Meet Maggie, a solar-powered aircraft to search Mars for water

The Ingenuity helicopter might be grounded, but at least it’s grounded on Mars. And soon it might have a chance to photobomb Maggie, a solar-powered aircraft designed to search for water on the Red Planet. The proposed fixed-wing plane would soar at up to 190 MPH for up to 111 miles on a full charge—nearly 10,000 miles a year—to “perform the first global-scale atmospheric mission at Mars and revolutionize our capability of exploring almost the entirety of the Martian surface.”

It is the first concept to enable ongoing exploration of this region of Mars and would provide a substantial leap in capability for NASA’s exploration of the Red Planet. The attractiveness of airborne missions on Mars has been amply demonstrated by the Ingenuity helicopter. MAGGIE would be similarly engaging to the public, both in its audacity, and in the variety of environments it could explore, study, and image. The technology would also enhance VTOL aircraft technology on Earth and other planets.

Maggie (“Mars Aerial and Ground Intelligent Explorer”) is one of the NIAC 2024 entries, which also include an inferometry system on the Moon, a more extensive hunt for alien life on Mars, and a far-fetched plan to swarm Alpha Centari with picospacecraft.

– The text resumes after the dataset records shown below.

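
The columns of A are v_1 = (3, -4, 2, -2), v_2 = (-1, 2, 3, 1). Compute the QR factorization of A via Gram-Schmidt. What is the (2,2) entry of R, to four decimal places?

r_{22} = 3.6763

q_1 = v_1/‖v_1‖ = (3, -4, 2, -2)/5.7446 = (0.5222, -0.6963, 0.3482, -0.3482).
r_{12} = q_1·v_2 = -1.2185.
u_2 = v_2 + 1.2185·q_1 = (-0.3636, 1.1515, 3.4242, 0.5758).
r_{22} = ‖u_2‖ = 3.6763.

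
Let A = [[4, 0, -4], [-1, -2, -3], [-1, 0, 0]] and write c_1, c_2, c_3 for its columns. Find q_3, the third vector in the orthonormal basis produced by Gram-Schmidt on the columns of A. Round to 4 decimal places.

q_3 = (-0.2425, 0.0000, -0.9701)

c_1 = (4, -1, -1); ‖c_1‖ = 4.2426, so q_1 = (0.9428, -0.2357, -0.2357).
q_1·c_2 = 0.9428·0 + (-0.2357)·(-2) + (-0.2357)·0 = 0.4714.
u_2 = c_2 − 0.4714·q_1 = (-0.4444, -1.8889, 0.1111).
‖u_2‖ = 1.9437, so q_2 = (-0.2287, -0.9718, 0.0572).
q_1·c_3 = 0.9428·(-4) + (-0.2357)·(-3) + (-0.2357)·0 = -3.0641; q_2·c_3 = (-0.2287)·(-4) + (-0.9718)·(-3) + 0.0572·0 = 3.8301.
u_3 = c_3 + 3.0641·q_1 − 3.8301·q_2 = (-0.2353, 0.0000, -0.9412).
‖u_3‖ = 0.9701, so q_3 = (-0.2425, 0.0000, -0.9701).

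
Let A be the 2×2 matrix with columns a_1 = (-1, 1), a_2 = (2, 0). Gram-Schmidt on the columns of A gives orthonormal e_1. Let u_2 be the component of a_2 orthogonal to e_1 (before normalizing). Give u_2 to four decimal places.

a_1 = (-1, 1); ‖a_1‖ = 1.4142, so e_1 = (-0.7071, 0.7071).
e_1·a_2 = (-0.7071)·2 + 0.7071·0 = -1.4142.
u_2 = a_2 + 1.4142·e_1 = (1.0000, 1.0000).

u_2 = (1.0000, 1.0000)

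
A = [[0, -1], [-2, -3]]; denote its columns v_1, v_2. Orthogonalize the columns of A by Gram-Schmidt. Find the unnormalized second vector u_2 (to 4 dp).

u_2 = (-1.0000, 0.0000)

v_1 = (0, -2); ‖v_1‖ = 2.0000, so e_1 = (0.0000, -1.0000).
e_1·v_2 = 0.0000·(-1) + (-1.0000)·(-3) = 3.0000.
u_2 = v_2 − 3.0000·e_1 = (-1.0000, 0.0000).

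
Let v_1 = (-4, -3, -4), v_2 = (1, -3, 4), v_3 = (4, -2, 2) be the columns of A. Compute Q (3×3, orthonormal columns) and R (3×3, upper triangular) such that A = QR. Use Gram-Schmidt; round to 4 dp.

v_1 = (-4, -3, -4); ‖v_1‖ = 6.4031, so q_1 = (-0.6247, -0.4685, -0.6247).
q_1·v_2 = (-0.6247)·1 + (-0.4685)·(-3) + (-0.6247)·4 = -1.7179.
u_2 = v_2 + 1.7179·q_1 = (-0.0732, -3.8049, 2.9268).
‖u_2‖ = 4.8009, so q_2 = (-0.0152, -0.7925, 0.6096).
q_1·v_3 = (-0.6247)·4 + (-0.4685)·(-2) + (-0.6247)·2 = -2.8111; q_2·v_3 = (-0.0152)·4 + (-0.7925)·(-2) + 0.6096·2 = 2.7434.
u_3 = v_3 + 2.8111·q_1 − 2.7434·q_2 = (2.2857, -1.1429, -1.4286).
‖u_3‖ = 2.9277, so q_3 = (0.7807, -0.3904, -0.4880).

Q = [[-0.6247, -0.0152, 0.7807], [-0.4685, -0.7925, -0.3904], [-0.6247, 0.6096, -0.4880]], R = [[6.4031, -1.7179, -2.8111], [0.0000, 4.8009, 2.7434], [0.0000, 0.0000, 2.9277]]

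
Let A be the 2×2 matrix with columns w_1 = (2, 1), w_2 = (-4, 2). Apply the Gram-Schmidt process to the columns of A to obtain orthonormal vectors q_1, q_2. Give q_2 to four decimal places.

w_1 = (2, 1); ‖w_1‖ = 2.2361, so q_1 = (0.8944, 0.4472).
q_1·w_2 = 0.8944·(-4) + 0.4472·2 = -2.6833.
u_2 = w_2 + 2.6833·q_1 = (-1.6000, 3.2000).
‖u_2‖ = 3.5777, so q_2 = (-0.4472, 0.8944).

q_2 = (-0.4472, 0.8944)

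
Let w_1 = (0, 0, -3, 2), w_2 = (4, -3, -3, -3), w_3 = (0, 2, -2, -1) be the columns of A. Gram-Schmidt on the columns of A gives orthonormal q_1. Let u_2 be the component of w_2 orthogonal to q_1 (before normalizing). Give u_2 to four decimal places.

q_1 = w_1/‖w_1‖ = (0, 0, -3, 2)/3.6056 = (0.0000, 0.0000, -0.8321, 0.5547).
r_{12} = q_1·w_2 = 0.8321.
u_2 = w_2 − 0.8321·q_1 = (4.0000, -3.0000, -2.3077, -3.4615).

u_2 = (4.0000, -3.0000, -2.3077, -3.4615)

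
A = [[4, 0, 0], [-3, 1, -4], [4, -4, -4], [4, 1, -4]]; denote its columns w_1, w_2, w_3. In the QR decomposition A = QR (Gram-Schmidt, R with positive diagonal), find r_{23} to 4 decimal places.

e_1 = w_1/‖w_1‖ = (4, -3, 4, 4)/7.5498 = (0.5298, -0.3974, 0.5298, 0.5298).
r_{12} = e_1·w_2 = -1.9868.
u_2 = w_2 + 1.9868·e_1 = (1.0526, 0.2105, -2.9474, 2.0526).
‖u_2‖ = 3.7487, so e_2 = (0.2808, 0.0562, -0.7862, 0.5476).
r_{23} = e_2·w_3 = 0.7301.

r_{23} = 0.7301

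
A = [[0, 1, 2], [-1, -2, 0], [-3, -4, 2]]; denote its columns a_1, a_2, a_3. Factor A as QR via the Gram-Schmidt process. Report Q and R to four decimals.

Q = [[0.0000, 0.8452, 0.5345], [-0.3162, -0.5071, 0.8018], [-0.9487, 0.1690, -0.2673]], R = [[3.1623, 4.4272, -1.8974], [0.0000, 1.1832, 2.0284], [0.0000, 0.0000, 0.5345]]

a_1 = (0, -1, -3); ‖a_1‖ = 3.1623, so q_1 = (0.0000, -0.3162, -0.9487).
q_1·a_2 = 0.0000·1 + (-0.3162)·(-2) + (-0.9487)·(-4) = 4.4272.
u_2 = a_2 − 4.4272·q_1 = (1.0000, -0.6000, 0.2000).
‖u_2‖ = 1.1832, so q_2 = (0.8452, -0.5071, 0.1690).
q_1·a_3 = 0.0000·2 + (-0.3162)·0 + (-0.9487)·2 = -1.8974; q_2·a_3 = 0.8452·2 + (-0.5071)·0 + 0.1690·2 = 2.0284.
u_3 = a_3 + 1.8974·q_1 − 2.0284·q_2 = (0.2857, 0.4286, -0.1429).
‖u_3‖ = 0.5345, so q_3 = (0.5345, 0.8018, -0.2673).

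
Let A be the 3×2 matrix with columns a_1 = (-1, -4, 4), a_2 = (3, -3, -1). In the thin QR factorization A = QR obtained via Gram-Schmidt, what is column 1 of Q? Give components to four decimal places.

q_1 = (-0.1741, -0.6963, 0.6963)

a_1 = (-1, -4, 4); ‖a_1‖ = 5.7446, so q_1 = (-0.1741, -0.6963, 0.6963).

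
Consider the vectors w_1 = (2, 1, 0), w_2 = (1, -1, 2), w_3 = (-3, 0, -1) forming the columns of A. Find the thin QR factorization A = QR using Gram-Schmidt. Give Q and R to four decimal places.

Q = [[0.8944, 0.2491, -0.3714], [0.4472, -0.4983, 0.7428], [0.0000, 0.8305, 0.5571]], R = [[2.2361, 0.4472, -2.6833], [0.0000, 2.4083, -1.5779], [0.0000, 0.0000, 0.5571]]

e_1 = w_1/‖w_1‖ = (2, 1, 0)/2.2361 = (0.8944, 0.4472, 0.0000).
r_{12} = e_1·w_2 = 0.4472.
u_2 = w_2 − 0.4472·e_1 = (0.6000, -1.2000, 2.0000).
‖u_2‖ = 2.4083, so e_2 = (0.2491, -0.4983, 0.8305).
r_{13} = e_1·w_3 = -2.6833; r_{23} = e_2·w_3 = -1.5779.
u_3 = w_3 + 2.6833·e_1 + 1.5779·e_2 = (-0.2069, 0.4138, 0.3103).
‖u_3‖ = 0.5571, so e_3 = (-0.3714, 0.7428, 0.5571).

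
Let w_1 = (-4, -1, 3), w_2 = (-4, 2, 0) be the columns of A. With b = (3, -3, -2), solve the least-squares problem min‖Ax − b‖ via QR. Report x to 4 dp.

e_1 = w_1/‖w_1‖ = (-4, -1, 3)/5.0990 = (-0.7845, -0.1961, 0.5883).
r_{12} = e_1·w_2 = 2.7456.
u_2 = w_2 − 2.7456·e_1 = (-1.8462, 2.5385, -1.6154).
‖u_2‖ = 3.5301, so e_2 = (-0.5230, 0.7191, -0.4576).
Qᵀb = (-2.9417, -2.8110).
Back-substitute: x_2 = -2.8110/3.5301 = -0.7963.
x_1 = (-2.9417 − 2.7456·(-0.7963))/5.0990 = -0.1481.

x = (-0.1481, -0.7963)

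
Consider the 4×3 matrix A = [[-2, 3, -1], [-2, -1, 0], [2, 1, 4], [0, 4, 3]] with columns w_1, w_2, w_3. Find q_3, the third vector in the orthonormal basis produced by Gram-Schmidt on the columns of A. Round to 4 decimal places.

q_1 = w_1/‖w_1‖ = (-2, -2, 2, 0)/3.4641 = (-0.5774, -0.5774, 0.5774, 0.0000).
r_{12} = q_1·w_2 = -0.5774.
u_2 = w_2 + 0.5774·q_1 = (2.6667, -1.3333, 1.3333, 4.0000).
‖u_2‖ = 5.1640, so q_2 = (0.5164, -0.2582, 0.2582, 0.7746).
r_{13} = q_1·w_3 = 2.8868; r_{23} = q_2·w_3 = 2.8402.
u_3 = w_3 − 2.8868·q_1 − 2.8402·q_2 = (-0.8000, 2.4000, 1.6000, 0.8000).
‖u_3‖ = 3.0984, so q_3 = (-0.2582, 0.7746, 0.5164, 0.2582).

q_3 = (-0.2582, 0.7746, 0.5164, 0.2582)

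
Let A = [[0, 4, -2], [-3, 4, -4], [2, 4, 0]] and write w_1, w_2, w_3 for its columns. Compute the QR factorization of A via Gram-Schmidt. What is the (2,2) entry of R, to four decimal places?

r_{22} = 6.8388

w_1 = (0, -3, 2); ‖w_1‖ = 3.6056, so e_1 = (0.0000, -0.8321, 0.5547).
e_1·w_2 = 0.0000·4 + (-0.8321)·4 + 0.5547·4 = -1.1094.
u_2 = w_2 + 1.1094·e_1 = (4.0000, 3.0769, 4.6154).
r_{22} = ‖u_2‖ = 6.8388.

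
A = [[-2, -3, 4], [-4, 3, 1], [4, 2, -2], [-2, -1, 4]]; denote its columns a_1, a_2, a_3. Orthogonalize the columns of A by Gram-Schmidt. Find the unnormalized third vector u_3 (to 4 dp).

u_3 = (0.8407, 0.3363, 1.8053, 2.0973)

a_1 = (-2, -4, 4, -2); ‖a_1‖ = 6.3246, so q_1 = (-0.3162, -0.6325, 0.6325, -0.3162).
q_1·a_2 = (-0.3162)·(-3) + (-0.6325)·3 + 0.6325·2 + (-0.3162)·(-1) = 0.6325.
u_2 = a_2 − 0.6325·q_1 = (-2.8000, 3.4000, 1.6000, -0.8000).
‖u_2‖ = 4.7539, so q_2 = (-0.5890, 0.7152, 0.3366, -0.1683).
q_1·a_3 = (-0.3162)·4 + (-0.6325)·1 + 0.6325·(-2) + (-0.3162)·4 = -4.4272; q_2·a_3 = (-0.5890)·4 + 0.7152·1 + 0.3366·(-2) + (-0.1683)·4 = -2.9870.
u_3 = a_3 + 4.4272·q_1 + 2.9870·q_2 = (0.8407, 0.3363, 1.8053, 2.0973).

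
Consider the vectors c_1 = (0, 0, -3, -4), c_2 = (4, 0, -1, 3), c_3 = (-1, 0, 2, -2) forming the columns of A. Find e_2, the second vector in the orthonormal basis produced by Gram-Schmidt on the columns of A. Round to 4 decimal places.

e_2 = (0.8384, 0.0000, -0.4360, 0.3270)

c_1 = (0, 0, -3, -4); ‖c_1‖ = 5.0000, so e_1 = (0.0000, 0.0000, -0.6000, -0.8000).
e_1·c_2 = 0.0000·4 + 0.0000·0 + (-0.6000)·(-1) + (-0.8000)·3 = -1.8000.
u_2 = c_2 + 1.8000·e_1 = (4.0000, 0.0000, -2.0800, 1.5600).
‖u_2‖ = 4.7707, so e_2 = (0.8384, 0.0000, -0.4360, 0.3270).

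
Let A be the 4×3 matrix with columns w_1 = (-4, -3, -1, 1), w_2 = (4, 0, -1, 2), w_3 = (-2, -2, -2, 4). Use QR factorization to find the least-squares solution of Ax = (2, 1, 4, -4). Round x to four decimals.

q_1 = w_1/‖w_1‖ = (-4, -3, -1, 1)/5.1962 = (-0.7698, -0.5774, -0.1925, 0.1925).
r_{12} = q_1·w_2 = -2.5019.
u_2 = w_2 + 2.5019·q_1 = (2.0741, -1.4444, -1.4815, 2.4815).
‖u_2‖ = 3.8394, so q_2 = (0.5402, -0.3762, -0.3859, 0.6463).
r_{13} = q_1·w_3 = 3.8490; r_{23} = q_2·w_3 = 3.0290.
u_3 = w_3 − 3.8490·q_1 − 3.0290·q_2 = (-0.6734, 1.3618, -0.0905, 1.3015).
‖u_3‖ = 2.0025, so q_3 = (-0.3363, 0.6801, -0.0452, 0.6499).
Qᵀb = (-3.6566, -3.4246, -2.7729).
Back-substitute: x_3 = -2.7729/2.0025 = -1.3847.
x_2 = (-3.4246 − 3.0290·(-1.3847))/3.8394 = 0.2005.
x_1 = (-3.6566 + 2.5019·0.2005 − 3.8490·(-1.3847))/5.1962 = 0.4185.

x = (0.4185, 0.2005, -1.3847)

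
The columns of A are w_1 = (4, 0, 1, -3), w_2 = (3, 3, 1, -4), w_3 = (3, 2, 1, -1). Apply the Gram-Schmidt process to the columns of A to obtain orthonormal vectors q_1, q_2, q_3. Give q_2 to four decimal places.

q_1 = w_1/‖w_1‖ = (4, 0, 1, -3)/5.0990 = (0.7845, 0.0000, 0.1961, -0.5883).
r_{12} = q_1·w_2 = 4.9029.
u_2 = w_2 − 4.9029·q_1 = (-0.8462, 3.0000, 0.0385, -1.1154).
‖u_2‖ = 3.3108, so q_2 = (-0.2556, 0.9061, 0.0116, -0.3369).

q_2 = (-0.2556, 0.9061, 0.0116, -0.3369)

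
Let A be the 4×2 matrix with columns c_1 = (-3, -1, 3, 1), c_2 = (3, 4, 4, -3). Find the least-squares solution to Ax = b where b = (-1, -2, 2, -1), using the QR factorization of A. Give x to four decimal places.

e_1 = c_1/‖c_1‖ = (-3, -1, 3, 1)/4.4721 = (-0.6708, -0.2236, 0.6708, 0.2236).
r_{12} = e_1·c_2 = -0.8944.
u_2 = c_2 + 0.8944·e_1 = (2.4000, 3.8000, 4.6000, -2.8000).
‖u_2‖ = 7.0143, so e_2 = (0.3422, 0.5418, 0.6558, -0.3992).
Qᵀb = (2.2361, 0.2851).
Back-substitute: x_2 = 0.2851/7.0143 = 0.0407.
x_1 = (2.2361 + 0.8944·0.0407)/4.4721 = 0.5081.

x = (0.5081, 0.0407)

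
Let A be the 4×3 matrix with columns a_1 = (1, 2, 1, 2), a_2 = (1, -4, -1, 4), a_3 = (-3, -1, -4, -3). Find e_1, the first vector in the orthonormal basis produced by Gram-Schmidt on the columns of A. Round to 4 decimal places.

e_1 = a_1/‖a_1‖ = (1, 2, 1, 2)/3.1623 = (0.3162, 0.6325, 0.3162, 0.6325).

e_1 = (0.3162, 0.6325, 0.3162, 0.6325)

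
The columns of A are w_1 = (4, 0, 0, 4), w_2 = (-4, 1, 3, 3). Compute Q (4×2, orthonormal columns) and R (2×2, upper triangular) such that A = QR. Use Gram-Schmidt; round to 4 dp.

Q = [[0.7071, -0.5959], [0.0000, 0.1703], [0.0000, 0.5108], [0.7071, 0.5959]], R = [[5.6569, -0.7071], [0.0000, 5.8737]]

q_1 = w_1/‖w_1‖ = (4, 0, 0, 4)/5.6569 = (0.7071, 0.0000, 0.0000, 0.7071).
r_{12} = q_1·w_2 = -0.7071.
u_2 = w_2 + 0.7071·q_1 = (-3.5000, 1.0000, 3.0000, 3.5000).
‖u_2‖ = 5.8737, so q_2 = (-0.5959, 0.1703, 0.5108, 0.5959).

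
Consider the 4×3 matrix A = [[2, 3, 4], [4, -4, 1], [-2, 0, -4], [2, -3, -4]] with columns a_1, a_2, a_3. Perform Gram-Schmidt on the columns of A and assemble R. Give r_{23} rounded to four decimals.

e_1 = a_1/‖a_1‖ = (2, 4, -2, 2)/5.2915 = (0.3780, 0.7559, -0.3780, 0.3780).
r_{12} = e_1·a_2 = -3.0237.
u_2 = a_2 + 3.0237·e_1 = (4.1429, -1.7143, -1.1429, -1.8571).
‖u_2‖ = 4.9857, so e_2 = (0.8309, -0.3438, -0.2292, -0.3725).
r_{23} = e_2·a_3 = 5.3868.

r_{23} = 5.3868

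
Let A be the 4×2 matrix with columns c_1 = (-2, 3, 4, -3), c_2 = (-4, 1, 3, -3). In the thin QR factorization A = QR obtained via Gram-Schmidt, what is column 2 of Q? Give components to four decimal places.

q_2 = (-0.8161, -0.5379, -0.1298, -0.1669)

c_1 = (-2, 3, 4, -3); ‖c_1‖ = 6.1644, so q_1 = (-0.3244, 0.4867, 0.6489, -0.4867).
q_1·c_2 = (-0.3244)·(-4) + 0.4867·1 + 0.6489·3 + (-0.4867)·(-3) = 5.1911.
u_2 = c_2 − 5.1911·q_1 = (-2.3158, -1.5263, -0.3684, -0.4737).
‖u_2‖ = 2.8377, so q_2 = (-0.8161, -0.5379, -0.1298, -0.1669).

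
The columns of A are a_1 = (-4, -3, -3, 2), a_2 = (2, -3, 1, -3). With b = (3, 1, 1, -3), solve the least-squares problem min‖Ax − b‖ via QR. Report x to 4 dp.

x = (-0.5531, 0.3728)

a_1 = (-4, -3, -3, 2); ‖a_1‖ = 6.1644, so q_1 = (-0.6489, -0.4867, -0.4867, 0.3244).
q_1·a_2 = (-0.6489)·2 + (-0.4867)·(-3) + (-0.4867)·1 + 0.3244·(-3) = -1.2978.
u_2 = a_2 + 1.2978·q_1 = (1.1579, -3.6316, 0.3684, -2.5789).
‖u_2‖ = 4.6169, so q_2 = (0.2508, -0.7866, 0.0798, -0.5586).
Qᵀb = (-3.8933, 1.7214).
Back-substitute: x_2 = 1.7214/4.6169 = 0.3728.
x_1 = (-3.8933 + 1.2978·0.3728)/6.1644 = -0.5531.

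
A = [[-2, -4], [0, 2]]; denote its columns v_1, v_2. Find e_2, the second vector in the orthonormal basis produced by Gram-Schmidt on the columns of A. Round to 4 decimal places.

e_1 = v_1/‖v_1‖ = (-2, 0)/2.0000 = (-1.0000, 0.0000).
r_{12} = e_1·v_2 = 4.0000.
u_2 = v_2 − 4.0000·e_1 = (0.0000, 2.0000).
‖u_2‖ = 2.0000, so e_2 = (0.0000, 1.0000).

e_2 = (0.0000, 1.0000)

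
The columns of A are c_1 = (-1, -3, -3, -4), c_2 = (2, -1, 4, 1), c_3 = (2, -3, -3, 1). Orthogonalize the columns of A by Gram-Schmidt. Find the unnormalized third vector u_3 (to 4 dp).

u_3 = (2.2275, -1.8037, -2.1706, 2.4239)

c_1 = (-1, -3, -3, -4); ‖c_1‖ = 5.9161, so q_1 = (-0.1690, -0.5071, -0.5071, -0.6761).
q_1·c_2 = (-0.1690)·2 + (-0.5071)·(-1) + (-0.5071)·4 + (-0.6761)·1 = -2.5355.
u_2 = c_2 + 2.5355·q_1 = (1.5714, -2.2857, 2.7143, -0.7143).
‖u_2‖ = 3.9461, so q_2 = (0.3982, -0.5792, 0.6878, -0.1810).
q_1·c_3 = (-0.1690)·2 + (-0.5071)·(-3) + (-0.5071)·(-3) + (-0.6761)·1 = 2.0284; q_2·c_3 = 0.3982·2 + (-0.5792)·(-3) + 0.6878·(-3) + (-0.1810)·1 = 0.2896.
u_3 = c_3 − 2.0284·q_1 − 0.2896·q_2 = (2.2275, -1.8037, -2.1706, 2.4239).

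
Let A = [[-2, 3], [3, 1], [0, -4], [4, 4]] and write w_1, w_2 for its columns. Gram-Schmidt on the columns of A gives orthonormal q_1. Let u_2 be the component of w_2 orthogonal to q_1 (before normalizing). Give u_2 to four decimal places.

w_1 = (-2, 3, 0, 4); ‖w_1‖ = 5.3852, so q_1 = (-0.3714, 0.5571, 0.0000, 0.7428).
q_1·w_2 = (-0.3714)·3 + 0.5571·1 + 0.0000·(-4) + 0.7428·4 = 2.4140.
u_2 = w_2 − 2.4140·q_1 = (3.8966, -0.3448, -4.0000, 2.2069).

u_2 = (3.8966, -0.3448, -4.0000, 2.2069)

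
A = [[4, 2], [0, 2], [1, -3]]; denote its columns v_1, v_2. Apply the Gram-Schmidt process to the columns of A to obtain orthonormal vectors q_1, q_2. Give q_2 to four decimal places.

q_2 = (0.2090, 0.5075, -0.8359)

q_1 = v_1/‖v_1‖ = (4, 0, 1)/4.1231 = (0.9701, 0.0000, 0.2425).
r_{12} = q_1·v_2 = 1.2127.
u_2 = v_2 − 1.2127·q_1 = (0.8235, 2.0000, -3.2941).
‖u_2‖ = 3.9407, so q_2 = (0.2090, 0.5075, -0.8359).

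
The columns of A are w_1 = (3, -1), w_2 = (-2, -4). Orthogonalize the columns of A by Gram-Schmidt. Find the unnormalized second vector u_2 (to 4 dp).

w_1 = (3, -1); ‖w_1‖ = 3.1623, so q_1 = (0.9487, -0.3162).
q_1·w_2 = 0.9487·(-2) + (-0.3162)·(-4) = -0.6325.
u_2 = w_2 + 0.6325·q_1 = (-1.4000, -4.2000).

u_2 = (-1.4000, -4.2000)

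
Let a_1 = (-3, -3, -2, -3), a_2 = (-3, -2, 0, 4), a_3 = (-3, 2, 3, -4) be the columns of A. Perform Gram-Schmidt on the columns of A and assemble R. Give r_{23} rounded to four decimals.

r_{23} = -2.2155

q_1 = a_1/‖a_1‖ = (-3, -3, -2, -3)/5.5678 = (-0.5388, -0.5388, -0.3592, -0.5388).
r_{12} = q_1·a_2 = 0.5388.
u_2 = a_2 − 0.5388·q_1 = (-2.7097, -1.7097, 0.1935, 4.2903).
‖u_2‖ = 5.3581, so q_2 = (-0.5057, -0.3191, 0.0361, 0.8007).
r_{23} = q_2·a_3 = -2.2155.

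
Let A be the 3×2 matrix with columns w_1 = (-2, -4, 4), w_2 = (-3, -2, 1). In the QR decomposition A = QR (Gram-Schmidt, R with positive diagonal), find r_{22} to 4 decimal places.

w_1 = (-2, -4, 4); ‖w_1‖ = 6.0000, so q_1 = (-0.3333, -0.6667, 0.6667).
q_1·w_2 = (-0.3333)·(-3) + (-0.6667)·(-2) + 0.6667·1 = 3.0000.
u_2 = w_2 − 3.0000·q_1 = (-2.0000, 0.0000, -1.0000).
r_{22} = ‖u_2‖ = 2.2361.

r_{22} = 2.2361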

Given extreme constraints on launch mass (grams), onboard power (milliwatts), and coms aperture (centimeters to meters), our team determined in our work over the last 3 years that only a large swarm of many probes acting in unison can generate an optical signal strong enough to cross the immense distance back to Earth. The 8-year round-trip time lag eliminates any practical control by Earth, therefore the swarm must possess an extraordinary degree of autonomy, for example, in order to prioritize which data is returned to Earth. Thus, the reader will see that coordinating the swarming of individuals into an effective whole is the dominant challenge for our representative mission to Proxima Centauri b. Coordination in turn rests on establishing a mesh network via low-power optical links and synchronizing probes’ on-board clocks with Earth and with each other to support accurate position-navigation-timing (PNT).

Solar-powered aircraft over Mars: as real as any memory in your head!